Cuomo’s top aides 'f--k their friends and help their enemies and vice versa, based on fear' said one anonymous lawmaker:

'Talk to lobbyists, legislators -- they’ll almost unanimously say the guy is a real prick, and he will do whatever he can to punish you, only you won’t know it because he won’t do it to your face,' another anonymous lawmaker said.'"

The Left has had to tolerate him all these years because he gave them much of what they wanted. But Cuomo only did so in order to make himself the top dog. Cuomo's modus operandi from Day One has been to arrogantly dismiss Republicans, conservatives, and Upstaters and to pander to city-based constituencies -- gays, blacks, feminists -- on his left by stealing planks from their agenda and making them his own.

Cuomo presented himself as a white knight by appointing an anti-corruption Moreland Commission in 2013 -- and then summarily dismissed it when they got a bit too close for comfort. In his 2014 re-election bid, Cuomo was challenged by law professor Zephyr Rain Teachout, who made cleaning up corruption (she literally wrote a book about it) and banning fracking her top priorities. Cuomo appointed a politically stacked commission to "study" a fracking ban before the election to take the issue away from her, and then conveniently "accepted their recommendation" to ban it after having been safely re-elected.  By 2016, Joseph Percoco, Cuomo's top personal lieutenant, was indicted along with a Buffalo-area contractor and two other Cuomo allies for bribes and bid-rigging on state economic development projects. All but Cuomo were later sent to prison.

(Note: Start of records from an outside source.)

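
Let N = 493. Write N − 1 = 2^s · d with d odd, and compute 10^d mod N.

493 − 1 = 492 = 2^2 · 123, so d = 123.
10^1 ≡ 10 (mod 493)
10^2 ≡ 10^2 = 100 ≡ 100 (mod 493)
10^4 ≡ 100^2 = 10000 ≡ 140 (mod 493)
10^8 ≡ 140^2 = 19600 ≡ 373 (mod 493)
10^16 ≡ 373^2 = 139129 ≡ 103 (mod 493)
10^32 ≡ 103^2 = 10609 ≡ 256 (mod 493)
10^64 ≡ 256^2 = 65536 ≡ 460 (mod 493)
123 = 64 + 32 + 16 + 8 + 2 + 1 in binary powers of 2.
So 10^123 ≡ 460 · 256 · 103 · 373 · 100 · 10 ≡ 292 (mod 493).
Squaring chain: 292 → 468; never reaches −1, so base 10 is a Miller–Rabin witness that 493 is composite.

292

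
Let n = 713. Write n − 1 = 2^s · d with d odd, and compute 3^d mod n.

713 − 1 = 712 = 2^3 · 89, so d = 89.
3^1 ≡ 3 (mod 713)
3^2 ≡ 3^2 = 9 ≡ 9 (mod 713)
3^4 ≡ 9^2 = 81 ≡ 81 (mod 713)
3^8 ≡ 81^2 = 6561 ≡ 144 (mod 713)
3^16 ≡ 144^2 = 20736 ≡ 59 (mod 713)
3^32 ≡ 59^2 = 3481 ≡ 629 (mod 713)
3^64 ≡ 629^2 = 395641 ≡ 639 (mod 713)
89 = 64 + 16 + 8 + 1 in binary powers of 2.
So 3^89 ≡ 639 · 59 · 144 · 3 ≡ 486 (mod 713).
Squaring chain: 486 → 193 → 173; never reaches −1, so base 3 is a Miller–Rabin witness that 713 is composite.

486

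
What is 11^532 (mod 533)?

146

11^1 ≡ 11 (mod 533)
11^2 ≡ 11^2 = 121 ≡ 121 (mod 533)
11^4 ≡ 121^2 = 14641 ≡ 250 (mod 533)
11^8 ≡ 250^2 = 62500 ≡ 139 (mod 533)
11^16 ≡ 139^2 = 19321 ≡ 133 (mod 533)
11^32 ≡ 133^2 = 17689 ≡ 100 (mod 533)
11^64 ≡ 100^2 = 10000 ≡ 406 (mod 533)
11^128 ≡ 406^2 = 164836 ≡ 139 (mod 533)
11^256 ≡ 139^2 = 19321 ≡ 133 (mod 533)
11^512 ≡ 133^2 = 17689 ≡ 100 (mod 533)
532 = 512 + 16 + 4 in binary powers of 2.
So 11^532 ≡ 100 · 133 · 250 ≡ 146 (mod 533).
Since 146 ≠ 1, base 11 is a Fermat witness: 533 is composite.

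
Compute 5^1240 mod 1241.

5^1 ≡ 5 (mod 1241)
5^2 ≡ 5^2 = 25 ≡ 25 (mod 1241)
5^4 ≡ 25^2 = 625 ≡ 625 (mod 1241)
5^8 ≡ 625^2 = 390625 ≡ 951 (mod 1241)
5^16 ≡ 951^2 = 904401 ≡ 953 (mod 1241)
5^32 ≡ 953^2 = 908209 ≡ 1038 (mod 1241)
5^64 ≡ 1038^2 = 1077444 ≡ 256 (mod 1241)
5^128 ≡ 256^2 = 65536 ≡ 1004 (mod 1241)
5^256 ≡ 1004^2 = 1008016 ≡ 324 (mod 1241)
5^512 ≡ 324^2 = 104976 ≡ 732 (mod 1241)
5^1024 ≡ 732^2 = 535824 ≡ 953 (mod 1241)
1240 = 1024 + 128 + 64 + 16 + 8 in binary powers of 2.
So 5^1240 ≡ 953 · 1004 · 256 · 953 · 951 ≡ 1172 (mod 1241).
Since 1172 ≠ 1, base 5 is a Fermat witness: 1241 is composite.

1172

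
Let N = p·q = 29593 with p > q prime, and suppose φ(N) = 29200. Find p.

φ(n) = (p−1)(q−1) = n − (p+q) + 1, so p + q = 29593 − 29200 + 1 = 394.
p and q are the roots of t² − 394t + 29593 = 0.
Discriminant: 394² − 4·29593 = 155236 − 118372 = 36864; √36864 = 192.
q = (394 − 192)/2 = 101, p = (394 + 192)/2 = 293.
Check: 101 · 293 = 29593.

293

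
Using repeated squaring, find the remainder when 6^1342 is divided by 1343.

9

6^1 ≡ 6 (mod 1343)
6^2 ≡ 6^2 = 36 ≡ 36 (mod 1343)
6^4 ≡ 36^2 = 1296 ≡ 1296 (mod 1343)
6^8 ≡ 1296^2 = 1679616 ≡ 866 (mod 1343)
6^16 ≡ 866^2 = 749956 ≡ 562 (mod 1343)
6^32 ≡ 562^2 = 315844 ≡ 239 (mod 1343)
6^64 ≡ 239^2 = 57121 ≡ 715 (mod 1343)
6^128 ≡ 715^2 = 511225 ≡ 885 (mod 1343)
6^256 ≡ 885^2 = 783225 ≡ 256 (mod 1343)
6^512 ≡ 256^2 = 65536 ≡ 1072 (mod 1343)
6^1024 ≡ 1072^2 = 1149184 ≡ 919 (mod 1343)
1342 = 1024 + 256 + 32 + 16 + 8 + 4 + 2 in binary powers of 2.
So 6^1342 ≡ 919 · 256 · 239 · 562 · 866 · 1296 · 36 ≡ 9 (mod 1343).
Since 9 ≠ 1, base 6 is a Fermat witness: 1343 is composite.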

Cuomo had opposed legalization of marijuana until he was challenged in 2018 by Cynthia Nixon, the Manhattan actress who made legalization the cornerstone of her campaign. Cuomo then had a Saul-on-the-road-to-Damascus moment in which he realized that he was, in fact, for marijuana legalization after all.  So concerned was Cuomo about Nixon's challenge from the left that he spent two-thirds of his $30 million campaign money to win the primary election, and only $10 million against his Republican opponent Marc Molinaro -- whom he trounced easily -- in the statewide general election. 

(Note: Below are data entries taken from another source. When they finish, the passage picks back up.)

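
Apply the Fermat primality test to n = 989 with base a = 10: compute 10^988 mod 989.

10^1 ≡ 10 (mod 989)
10^2 ≡ 10^2 = 100 ≡ 100 (mod 989)
10^4 ≡ 100^2 = 10000 ≡ 110 (mod 989)
10^8 ≡ 110^2 = 12100 ≡ 232 (mod 989)
10^16 ≡ 232^2 = 53824 ≡ 418 (mod 989)
10^32 ≡ 418^2 = 174724 ≡ 660 (mod 989)
10^64 ≡ 660^2 = 435600 ≡ 440 (mod 989)
10^128 ≡ 440^2 = 193600 ≡ 745 (mod 989)
10^256 ≡ 745^2 = 555025 ≡ 196 (mod 989)
10^512 ≡ 196^2 = 38416 ≡ 834 (mod 989)
988 = 512 + 256 + 128 + 64 + 16 + 8 + 4 in binary powers of 2.
So 10^988 ≡ 834 · 196 · 745 · 440 · 418 · 232 · 110 ≡ 440 (mod 989).
Since 440 ≠ 1, base 10 is a Fermat witness: 989 is composite.

440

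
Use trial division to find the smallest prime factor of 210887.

210887 is odd.
Digit sum 26, not divisible by 3.
Ends in 7: not divisible by 5.
7: 210887 = 7·30126 + 5
11: 210887 = 11·19171 + 6
13: 210887 = 13·16222 + 1
17: 210887 = 17·12405 + 2
19: 210887 = 19·11099 + 6
23: 210887 = 23·9169

23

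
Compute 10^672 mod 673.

10^1 ≡ 10 (mod 673)
10^2 ≡ 10^2 = 100 ≡ 100 (mod 673)
10^4 ≡ 100^2 = 10000 ≡ 578 (mod 673)
10^8 ≡ 578^2 = 334084 ≡ 276 (mod 673)
10^16 ≡ 276^2 = 76176 ≡ 127 (mod 673)
10^32 ≡ 127^2 = 16129 ≡ 650 (mod 673)
10^64 ≡ 650^2 = 422500 ≡ 529 (mod 673)
10^128 ≡ 529^2 = 279841 ≡ 546 (mod 673)
10^256 ≡ 546^2 = 298116 ≡ 650 (mod 673)
10^512 ≡ 650^2 = 422500 ≡ 529 (mod 673)
672 = 512 + 128 + 32 in binary powers of 2.
So 10^672 ≡ 529 · 546 · 650 ≡ 1 (mod 673).
Since the result is 1, base 10 gives no evidence that 673 is composite.

1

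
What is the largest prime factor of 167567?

67

167567 = 41 · 4087
4087 = 61 · 67
67 is prime.
So 167567 = 41 · 61 · 67; the largest prime factor is 67.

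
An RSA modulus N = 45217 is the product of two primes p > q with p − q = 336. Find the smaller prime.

103

Since p = q + 336, we have 45217 = q(q + 336), so q² + 336q − 45217 = 0.
Discriminant: 336² + 4·45217 = 112896 + 180868 = 293764; √293764 = 542.
q = (−336 + 542)/2 = 103, and p = q + 336 = 439.
Check: 103 · 439 = 45217.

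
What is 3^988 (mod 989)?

685

3^1 ≡ 3 (mod 989)
3^2 ≡ 3^2 = 9 ≡ 9 (mod 989)
3^4 ≡ 9^2 = 81 ≡ 81 (mod 989)
3^8 ≡ 81^2 = 6561 ≡ 627 (mod 989)
3^16 ≡ 627^2 = 393129 ≡ 496 (mod 989)
3^32 ≡ 496^2 = 246016 ≡ 744 (mod 989)
3^64 ≡ 744^2 = 553536 ≡ 685 (mod 989)
3^128 ≡ 685^2 = 469225 ≡ 439 (mod 989)
3^256 ≡ 439^2 = 192721 ≡ 855 (mod 989)
3^512 ≡ 855^2 = 731025 ≡ 154 (mod 989)
988 = 512 + 256 + 128 + 64 + 16 + 8 + 4 in binary powers of 2.
So 3^988 ≡ 154 · 855 · 439 · 685 · 496 · 627 · 81 ≡ 685 (mod 989).
Since 685 ≠ 1, base 3 is a Fermat witness: 989 is composite.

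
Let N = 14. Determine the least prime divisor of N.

2

14 is even: 2 divides it.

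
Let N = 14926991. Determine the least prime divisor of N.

14926991 is odd.
Digit sum 41, not divisible by 3.
Ends in 1: not divisible by 5.
7: 14926991 = 7·2132427 + 2
11: 14926991 = 11·1356999 + 2
13: 14926991 = 13·1148230 + 1
17: 14926991 = 17·878058 + 5
19: 14926991 = 19·785631 + 2
23: 14926991 = 23·648999 + 14
29: 14926991 = 29·514723 + 24
31: 14926991 = 31·481515 + 26
37: 14926991 = 37·403432 + 7
41: 14926991 = 41·364072 + 39
43: 14926991 = 43·347139 + 14
47: 14926991 = 47·317595 + 26
53: 14926991 = 53·281641 + 18
59: 14926991 = 59·252999 + 50
61: 14926991 = 61·244704 + 47
67: 14926991 = 67·222790 + 61
71: 14926991 = 71·210239 + 22
73: 14926991 = 73·204479 + 24
79: 14926991 = 79·188949 + 20
83: 14926991 = 83·179843 + 22
89: 14926991 = 89·167719

89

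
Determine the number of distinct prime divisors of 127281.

5

127281 = 3 · 42427
42427 = 7 · 6061
6061 = 11 · 551
551 = 19 · 29
127281 = 3 · 7 · 11 · 19 · 29, which has 5 distinct prime factors.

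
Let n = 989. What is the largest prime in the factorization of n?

989 = 23 · 43
43 is prime.
So 989 = 23 · 43; the largest prime factor is 43.

43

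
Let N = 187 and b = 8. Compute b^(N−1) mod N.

47

8^1 ≡ 8 (mod 187)
8^2 ≡ 8^2 = 64 ≡ 64 (mod 187)
8^4 ≡ 64^2 = 4096 ≡ 169 (mod 187)
8^8 ≡ 169^2 = 28561 ≡ 137 (mod 187)
8^16 ≡ 137^2 = 18769 ≡ 69 (mod 187)
8^32 ≡ 69^2 = 4761 ≡ 86 (mod 187)
8^64 ≡ 86^2 = 7396 ≡ 103 (mod 187)
8^128 ≡ 103^2 = 10609 ≡ 137 (mod 187)
186 = 128 + 32 + 16 + 8 + 2 in binary powers of 2.
So 8^186 ≡ 137 · 86 · 69 · 137 · 64 ≡ 47 (mod 187).
Since 47 ≠ 1, base 8 is a Fermat witness: 187 is composite.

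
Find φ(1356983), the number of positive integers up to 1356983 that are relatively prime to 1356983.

1317888

Factor: 1356983 = 79 · 89 · 193.
φ(1356983) = (79−1) · (89−1) · (193−1) = 78 · 88 · 192 = 1317888.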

Also in 2018 Cuomo issued an executive order allowing felons on parole to vote. Since state law forbid it, the executive order amounted to a partial pardon of tens of thousands of criminals. The order was issued just in time for the election, but Cuomo presented it as an issue of racial justice -- mandated by the Fifteenth Amendment --  for the large numbers of blacks on parole.

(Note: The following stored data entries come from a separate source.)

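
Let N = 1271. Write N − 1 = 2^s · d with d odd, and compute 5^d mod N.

893

1271 − 1 = 1270 = 2^1 · 635, so d = 635.
5^1 ≡ 5 (mod 1271)
5^2 ≡ 5^2 = 25 ≡ 25 (mod 1271)
5^4 ≡ 25^2 = 625 ≡ 625 (mod 1271)
5^8 ≡ 625^2 = 390625 ≡ 428 (mod 1271)
5^16 ≡ 428^2 = 183184 ≡ 160 (mod 1271)
5^32 ≡ 160^2 = 25600 ≡ 180 (mod 1271)
5^64 ≡ 180^2 = 32400 ≡ 625 (mod 1271)
5^128 ≡ 625^2 = 390625 ≡ 428 (mod 1271)
5^256 ≡ 428^2 = 183184 ≡ 160 (mod 1271)
5^512 ≡ 160^2 = 25600 ≡ 180 (mod 1271)
635 = 512 + 64 + 32 + 16 + 8 + 2 + 1 in binary powers of 2.
So 5^635 ≡ 180 · 625 · 180 · 160 · 428 · 25 · 5 ≡ 893 (mod 1271).
Squaring chain: 893; never reaches −1, so base 5 is a Miller–Rabin witness that 1271 is composite.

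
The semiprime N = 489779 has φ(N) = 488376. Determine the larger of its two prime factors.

φ(n) = (p−1)(q−1) = n − (p+q) + 1, so p + q = 489779 − 488376 + 1 = 1404.
p and q are the roots of t² − 1404t + 489779 = 0.
Discriminant: 1404² − 4·489779 = 1971216 − 1959116 = 12100; √12100 = 110.
q = (1404 − 110)/2 = 647, p = (1404 + 110)/2 = 757.
Check: 647 · 757 = 489779.

757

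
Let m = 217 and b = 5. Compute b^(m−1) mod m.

1

5^1 ≡ 5 (mod 217)
5^2 ≡ 5^2 = 25 ≡ 25 (mod 217)
5^4 ≡ 25^2 = 625 ≡ 191 (mod 217)
5^8 ≡ 191^2 = 36481 ≡ 25 (mod 217)
5^16 ≡ 25^2 = 625 ≡ 191 (mod 217)
5^32 ≡ 191^2 = 36481 ≡ 25 (mod 217)
5^64 ≡ 25^2 = 625 ≡ 191 (mod 217)
5^128 ≡ 191^2 = 36481 ≡ 25 (mod 217)
216 = 128 + 64 + 16 + 8 in binary powers of 2.
So 5^216 ≡ 25 · 191 · 191 · 25 ≡ 1 (mod 217).
Since the result is 1, base 5 gives no evidence that 217 is composite.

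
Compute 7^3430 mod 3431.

7^1 ≡ 7 (mod 3431)
7^2 ≡ 7^2 = 49 ≡ 49 (mod 3431)
7^4 ≡ 49^2 = 2401 ≡ 2401 (mod 3431)
7^8 ≡ 2401^2 = 5764801 ≡ 721 (mod 3431)
7^16 ≡ 721^2 = 519841 ≡ 1760 (mod 3431)
7^32 ≡ 1760^2 = 3097600 ≡ 2838 (mod 3431)
7^64 ≡ 2838^2 = 8054244 ≡ 1687 (mod 3431)
7^128 ≡ 1687^2 = 2845969 ≡ 1670 (mod 3431)
7^256 ≡ 1670^2 = 2788900 ≡ 2928 (mod 3431)
7^512 ≡ 2928^2 = 8573184 ≡ 2546 (mod 3431)
7^1024 ≡ 2546^2 = 6482116 ≡ 957 (mod 3431)
7^2048 ≡ 957^2 = 915849 ≡ 3203 (mod 3431)
3430 = 2048 + 1024 + 256 + 64 + 32 + 4 + 2 in binary powers of 2.
So 7^3430 ≡ 3203 · 957 · 2928 · 1687 · 2838 · 2401 · 49 ≡ 3069 (mod 3431).
Since 3069 ≠ 1, base 7 is a Fermat witness: 3431 is composite.

3069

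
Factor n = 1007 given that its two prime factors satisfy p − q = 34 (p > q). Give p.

Since p = q + 34, we have 1007 = q(q + 34), so q² + 34q − 1007 = 0.
Discriminant: 34² + 4·1007 = 1156 + 4028 = 5184; √5184 = 72.
q = (−34 + 72)/2 = 19, and p = q + 34 = 53.
Check: 19 · 53 = 1007.

53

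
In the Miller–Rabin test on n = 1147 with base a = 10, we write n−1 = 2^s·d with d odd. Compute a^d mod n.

1147 − 1 = 1146 = 2^1 · 573, so d = 573.
10^1 ≡ 10 (mod 1147)
10^2 ≡ 10^2 = 100 ≡ 100 (mod 1147)
10^4 ≡ 100^2 = 10000 ≡ 824 (mod 1147)
10^8 ≡ 824^2 = 678976 ≡ 1099 (mod 1147)
10^16 ≡ 1099^2 = 1207801 ≡ 10 (mod 1147)
10^32 ≡ 10^2 = 100 ≡ 100 (mod 1147)
10^64 ≡ 100^2 = 10000 ≡ 824 (mod 1147)
10^128 ≡ 824^2 = 678976 ≡ 1099 (mod 1147)
10^256 ≡ 1099^2 = 1207801 ≡ 10 (mod 1147)
10^512 ≡ 10^2 = 100 ≡ 100 (mod 1147)
573 = 512 + 32 + 16 + 8 + 4 + 1 in binary powers of 2.
So 10^573 ≡ 100 · 100 · 10 · 1099 · 824 · 10 ≡ 1000 (mod 1147).
Squaring chain: 1000; never reaches −1, so base 10 is a Miller–Rabin witness that 1147 is composite.

1000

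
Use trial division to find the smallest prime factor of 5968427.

5968427 is odd.
Digit sum 41, not divisible by 3.
Ends in 7: not divisible by 5.
7: 5968427 = 7·852632 + 3
11: 5968427 = 11·542584 + 3
13: 5968427 = 13·459109 + 10
17: 5968427 = 17·351083 + 16
19: 5968427 = 19·314127 + 14
23: 5968427 = 23·259496 + 19
29: 5968427 = 29·205807 + 24
31: 5968427 = 31·192529 + 28
37: 5968427 = 37·161308 + 31
41: 5968427 = 41·145571 + 16
43: 5968427 = 43·138800 + 27
47: 5968427 = 47·126987 + 38
53: 5968427 = 53·112611 + 44
59: 5968427 = 59·101159 + 46
61: 5968427 = 61·97843 + 4
67: 5968427 = 67·89081

67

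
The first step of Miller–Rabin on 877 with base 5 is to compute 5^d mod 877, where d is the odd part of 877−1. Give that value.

877 − 1 = 876 = 2^2 · 219, so d = 219.
5^1 ≡ 5 (mod 877)
5^2 ≡ 5^2 = 25 ≡ 25 (mod 877)
5^4 ≡ 25^2 = 625 ≡ 625 (mod 877)
5^8 ≡ 625^2 = 390625 ≡ 360 (mod 877)
5^16 ≡ 360^2 = 129600 ≡ 681 (mod 877)
5^32 ≡ 681^2 = 463761 ≡ 705 (mod 877)
5^64 ≡ 705^2 = 497025 ≡ 643 (mod 877)
5^128 ≡ 643^2 = 413449 ≡ 382 (mod 877)
219 = 128 + 64 + 16 + 8 + 2 + 1 in binary powers of 2.
So 5^219 ≡ 382 · 643 · 681 · 360 · 25 · 5 ≡ 151 (mod 877).
Squaring chain: 151 → 876; reaches −1, so base 5 does not prove 877 composite.

151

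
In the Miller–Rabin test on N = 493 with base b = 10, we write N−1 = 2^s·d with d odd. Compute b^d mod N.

292

493 − 1 = 492 = 2^2 · 123, so d = 123.
10^1 ≡ 10 (mod 493)
10^2 ≡ 10^2 = 100 ≡ 100 (mod 493)
10^4 ≡ 100^2 = 10000 ≡ 140 (mod 493)
10^8 ≡ 140^2 = 19600 ≡ 373 (mod 493)
10^16 ≡ 373^2 = 139129 ≡ 103 (mod 493)
10^32 ≡ 103^2 = 10609 ≡ 256 (mod 493)
10^64 ≡ 256^2 = 65536 ≡ 460 (mod 493)
123 = 64 + 32 + 16 + 8 + 2 + 1 in binary powers of 2.
So 10^123 ≡ 460 · 256 · 103 · 373 · 100 · 10 ≡ 292 (mod 493).
Squaring chain: 292 → 468; never reaches −1, so base 10 is a Miller–Rabin witness that 493 is composite.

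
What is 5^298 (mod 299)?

64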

Cuomo also pushed through "Women's Equality" legislation allowing late-term abortions, and, in a delicious bit of irony, included enhanced anti-sexual harassment training in state agencies along with an Orwellian "Enough is Enough" sexual consent policy on SUNY campuses.

Cuomo's pandering has always been coarse, heavy-handed, and insincere. Though he is hardly a closet conservative, and probably genuinely supports these policies, it has always been obvious that Cuomo manipulated leftist identity groups so that they would have no alternative but to vote for him and make him governor-for-life. (Indeed, until only a few weeks ago, Cuomo seemed to be a shoo-in for a fourth term). Eventually, though, it became clear that the leftist identity-politics groups were getting tired of getting the pimp hand from Cuomo. Blacks, gays and feminists -- whose political consciousness had been raised by Cuomo's pandering -- discovered that they would rather have the real McCoy in office instead of a white, heterosexual male who claims he is for blacks, gays, and women. Unsurprisingly, Teachout is a left-wing female; Nixon is a lesbian; and his current antagonists -- Stewart-Cousins, Heastie and James -- are black.

Cuomo played ringmaster at the diversity circus, and now his own lions are trying to eat him.

As of this writing, Cuomo insists that he will not resign. It will be interesting to see if his own party will impeach him. If not, Cuomo remains crippled politically. Whatever happens, he deserves not one bit of pity.

Conservatives may feel a bit of schadenfreude at seeing Cuomo in dire straits. But they should be sobered by the fact that if Cuomo is finally brought down for good, it will not be by a conservative resurgence in New York, but by committed leftists, equally if not further to the left than he is.